Menurutnya, penguatan produksi dalam negeri menjadi langkah krusial untuk mengurangi ketergantungan impor. Ia menekankan pentingnya peningkatan penanaman kedelai lokal agar kebutuhan bahan baku pangan seperti tempe dapat dipenuhi dari hasil petani Indonesia.
Titiek juga menyoroti peran akademisi dalam menemukan bibit unggul yang sesuai dengan iklim Indonesia. “Kalau pernah gagal, jangan berhenti. Harus diulang lagi dengan penelitian dan pendampingan.

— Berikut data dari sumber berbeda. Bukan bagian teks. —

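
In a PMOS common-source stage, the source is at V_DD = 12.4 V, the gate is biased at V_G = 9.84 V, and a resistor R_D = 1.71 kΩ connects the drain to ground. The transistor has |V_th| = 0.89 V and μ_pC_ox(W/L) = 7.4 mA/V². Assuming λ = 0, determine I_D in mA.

I_D = 6.84 mA

V_SG = V_DD − V_G = 12.4 − 9.84 = 2.56 V, so V_ov = 2.56 − 0.89 = 1.67 V.
Assume saturation: I_D = ½ k_p V_ov² = 0.5 × 7.4 × 1.67² = 10.3 mA, giving V_SD = V_DD − I_D R_D = 12.4 − 10.3 × 1.71 = -5.25 V.
But -5.25 V < V_ov = 1.67 V, so the device is actually in triode.
In triode I_D = k_p[V_ov V_SD − ½ V_SD²] and I_D = (V_DD − V_SD)/R_D. Equating: 6.33 V_SD² − 22.13 V_SD + 12.4 = 0, giving V_SD = 0.701 V (the root below V_ov).
I_D = (12.4 − 0.701) / 1.71 = 6.84 mA.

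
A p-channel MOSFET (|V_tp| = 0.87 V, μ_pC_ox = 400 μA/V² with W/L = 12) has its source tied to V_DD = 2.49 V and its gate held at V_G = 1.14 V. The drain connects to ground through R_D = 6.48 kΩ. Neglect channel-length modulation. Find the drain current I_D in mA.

I_D = 0.355 mA

V_SG = V_DD − V_G = 2.49 − 1.14 = 1.35 V, so V_ov = 1.35 − 0.87 = 0.48 V.
k_p = μ_pC_ox · (W/L) = 4.8 mA/V².
Assume saturation: I_D = ½ k_p V_ov² = 0.5 × 4.8 × 0.48² = 0.553 mA, giving V_SD = V_DD − I_D R_D = 2.49 − 0.553 × 6.48 = -1.09 V.
But -1.09 V < V_ov = 0.48 V, so the device is actually in triode.
In triode I_D = k_p[V_ov V_SD − ½ V_SD²] and I_D = (V_DD − V_SD)/R_D. Equating: 15.6 V_SD² − 15.93 V_SD + 2.49 = 0, giving V_SD = 0.192 V (the root below V_ov).
I_D = (2.49 − 0.192) / 6.48 = 0.355 mA.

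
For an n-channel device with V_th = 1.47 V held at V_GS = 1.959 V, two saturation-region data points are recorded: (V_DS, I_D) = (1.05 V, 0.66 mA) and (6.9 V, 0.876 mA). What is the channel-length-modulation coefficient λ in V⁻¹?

With V_GS fixed, I_D ∝ (1 + λ V_DS) in saturation, so I_D2/I_D1 = (1 + λ V_DS2)/(1 + λ V_DS1).
0.876/0.66 = 1.327 = (1 + 6.9 λ)/(1 + 1.05 λ).
Solving: λ (I_D1 V_DS2 − I_D2 V_DS1) = I_D2 − I_D1, so λ = (0.876 − 0.66) / (0.66 × 6.9 − 0.876 × 1.05) = 0.216 / 3.63 = 0.0594 V⁻¹.

λ = 0.0594 V⁻¹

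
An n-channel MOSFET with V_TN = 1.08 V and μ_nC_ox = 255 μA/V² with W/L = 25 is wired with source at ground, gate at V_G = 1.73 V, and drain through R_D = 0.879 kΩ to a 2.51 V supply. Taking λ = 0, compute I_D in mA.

I_D = 1.35 mA

V_GS = V_G = 1.73 V, so V_ov = 1.73 − 1.08 = 0.65 V.
k_n = μ_nC_ox · (W/L) = 6.375 mA/V².
Assume saturation: I_D = ½ k_n V_ov² = 0.5 × 6.375 × 0.65² = 1.35 mA, giving V_DS = V_DD − I_D R_D = 2.51 − 1.35 × 0.879 = 1.33 V.
V_DS = 1.33 V ≥ V_ov = 0.65 V, confirming saturation.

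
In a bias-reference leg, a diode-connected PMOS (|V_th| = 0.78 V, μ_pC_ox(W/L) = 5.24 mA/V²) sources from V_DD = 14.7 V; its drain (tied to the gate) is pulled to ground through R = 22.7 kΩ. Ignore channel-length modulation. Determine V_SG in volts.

V_SG = 1.26 V

With gate tied to drain, V_SG = V_SD ≥ V_SG − |V_th|, so the device is in saturation.
KCL at the drain: ½ k_p (V_SG − |V_th|)² = (V_DD − V_SG)/R.
Let x = V_SG − 0.78. Then 59.5 x² + x − 13.92 = 0, giving x = 0.475 V (positive root), so V_SG = 1.26 V.
I_D = (V_DD − V_SG)/R = (14.7 − 1.26) / 22.7 = 0.592 mA.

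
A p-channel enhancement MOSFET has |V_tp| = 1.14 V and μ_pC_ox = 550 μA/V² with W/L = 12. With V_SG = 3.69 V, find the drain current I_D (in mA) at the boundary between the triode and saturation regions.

I_D = 21.5 mA

At the boundary V_SD = V_ov = V_SG − |V_tp| = 3.69 − 1.14 = 2.55 V.
k_p = μ_pC_ox · (W/L) = 6.6 mA/V².
I_D = ½ k_p V_ov² = 0.5 × 6.6 × 2.55² = 21.5 mA.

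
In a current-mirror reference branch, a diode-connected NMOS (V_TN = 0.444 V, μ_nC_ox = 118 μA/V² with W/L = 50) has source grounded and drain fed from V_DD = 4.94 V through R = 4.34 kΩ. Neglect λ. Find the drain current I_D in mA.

I_D = 0.908 mA

With gate tied to drain, V_GS = V_DS ≥ V_GS − V_TN, so the device is in saturation.
k_n = μ_nC_ox · (W/L) = 5.9 mA/V².
KCL at the drain: ½ k_n (V_GS − V_TN)² = (V_DD − V_GS)/R.
Let x = V_GS − 0.444. Then 12.8 x² + x − 4.496 = 0, giving x = 0.555 V (positive root), so V_GS = 0.999 V.
I_D = (V_DD − V_GS)/R = (4.94 − 0.999) / 4.34 = 0.908 mA.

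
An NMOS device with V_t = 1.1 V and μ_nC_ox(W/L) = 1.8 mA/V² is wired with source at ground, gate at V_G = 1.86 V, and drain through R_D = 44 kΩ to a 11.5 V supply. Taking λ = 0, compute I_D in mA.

I_D = 0.256 mA

V_GS = V_G = 1.86 V, so V_ov = 1.86 − 1.1 = 0.76 V.
Assume saturation: I_D = ½ k_n V_ov² = 0.5 × 1.8 × 0.76² = 0.52 mA, giving V_DS = V_DD − I_D R_D = 11.5 − 0.52 × 44 = -11.4 V.
But -11.4 V < V_ov = 0.76 V, so the device is actually in triode.
In triode I_D = k_n[V_ov V_DS − ½ V_DS²] and I_D = (V_DD − V_DS)/R_D. Equating: 39.6 V_DS² − 61.19 V_DS + 11.5 = 0, giving V_DS = 0.219 V (the root below V_ov).
I_D = (11.5 − 0.219) / 44 = 0.256 mA.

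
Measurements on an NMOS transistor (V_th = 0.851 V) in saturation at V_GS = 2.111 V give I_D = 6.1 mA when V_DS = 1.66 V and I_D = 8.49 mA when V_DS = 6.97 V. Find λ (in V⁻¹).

With V_GS fixed, I_D ∝ (1 + λ V_DS) in saturation, so I_D2/I_D1 = (1 + λ V_DS2)/(1 + λ V_DS1).
8.49/6.1 = 1.392 = (1 + 6.97 λ)/(1 + 1.66 λ).
Solving: λ (I_D1 V_DS2 − I_D2 V_DS1) = I_D2 − I_D1, so λ = (8.49 − 6.1) / (6.1 × 6.97 − 8.49 × 1.66) = 2.39 / 28.4 = 0.0841 V⁻¹.

λ = 0.0841 V⁻¹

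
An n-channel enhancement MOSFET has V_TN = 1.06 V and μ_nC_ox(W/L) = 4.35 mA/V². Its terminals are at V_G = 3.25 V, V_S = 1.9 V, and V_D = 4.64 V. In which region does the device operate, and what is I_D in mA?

V_GS = V_G − V_S = 3.25 − 1.9 = 1.35 V; V_DS = V_D − V_S = 4.64 − 1.9 = 2.74 V.
V_ov = V_GS − V_TN = 1.35 − 1.06 = 0.29 V.
Since V_DS = 2.74 V ≥ V_ov = 0.29 V, the device is in saturation.
I_D = ½ k_n V_ov² = 0.5 × 4.35 × 0.29² = 0.183 mA.

Saturation; I_D = 0.183 mA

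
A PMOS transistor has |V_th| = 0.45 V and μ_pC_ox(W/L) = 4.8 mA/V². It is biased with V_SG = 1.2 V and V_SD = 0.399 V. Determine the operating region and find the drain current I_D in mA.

Triode; I_D = 1.05 mA

V_ov = V_SG − |V_th| = 1.2 − 0.45 = 0.75 V.
Since V_SD = 0.399 V < V_ov = 0.75 V, the device is in the triode region.
I_D = k_p [V_ov · V_SD − ½ V_SD²] = 4.8 × [0.75 × 0.399 − 0.5 × 0.399²] = 1.05 mA.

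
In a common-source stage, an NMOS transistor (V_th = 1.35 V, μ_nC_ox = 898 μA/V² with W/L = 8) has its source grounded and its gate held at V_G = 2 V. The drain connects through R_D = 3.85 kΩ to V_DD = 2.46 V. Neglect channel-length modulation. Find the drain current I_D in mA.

I_D = 0.601 mA

V_GS = V_G = 2 V, so V_ov = 2 − 1.35 = 0.65 V.
k_n = μ_nC_ox · (W/L) = 7.184 mA/V².
Assume saturation: I_D = ½ k_n V_ov² = 0.5 × 7.184 × 0.65² = 1.52 mA, giving V_DS = V_DD − I_D R_D = 2.46 − 1.52 × 3.85 = -3.38 V.
But -3.38 V < V_ov = 0.65 V, so the device is actually in triode.
In triode I_D = k_n[V_ov V_DS − ½ V_DS²] and I_D = (V_DD − V_DS)/R_D. Equating: 13.8 V_DS² − 18.98 V_DS + 2.46 = 0, giving V_DS = 0.145 V (the root below V_ov).
I_D = (2.46 − 0.145) / 3.85 = 0.601 mA.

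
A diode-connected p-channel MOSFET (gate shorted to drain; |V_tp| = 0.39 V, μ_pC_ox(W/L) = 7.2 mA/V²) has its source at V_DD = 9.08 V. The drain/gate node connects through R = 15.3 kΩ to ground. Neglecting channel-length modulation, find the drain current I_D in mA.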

Enggak perlu bibit impor, yang lokal saja cukup,” tegasnya.
Setelah Indonesia berhasil mencapai swasembada beras pada 2025, Titiek berharap target swasembada komoditas lain dapat segera diwujudkan, terutama bawang putih dan kedelai yang tingkat impornya masih tinggi. Ia menekankan bahwa percepatan swasembada pangan harus benar-benar diarahkan untuk kepentingan rakyat.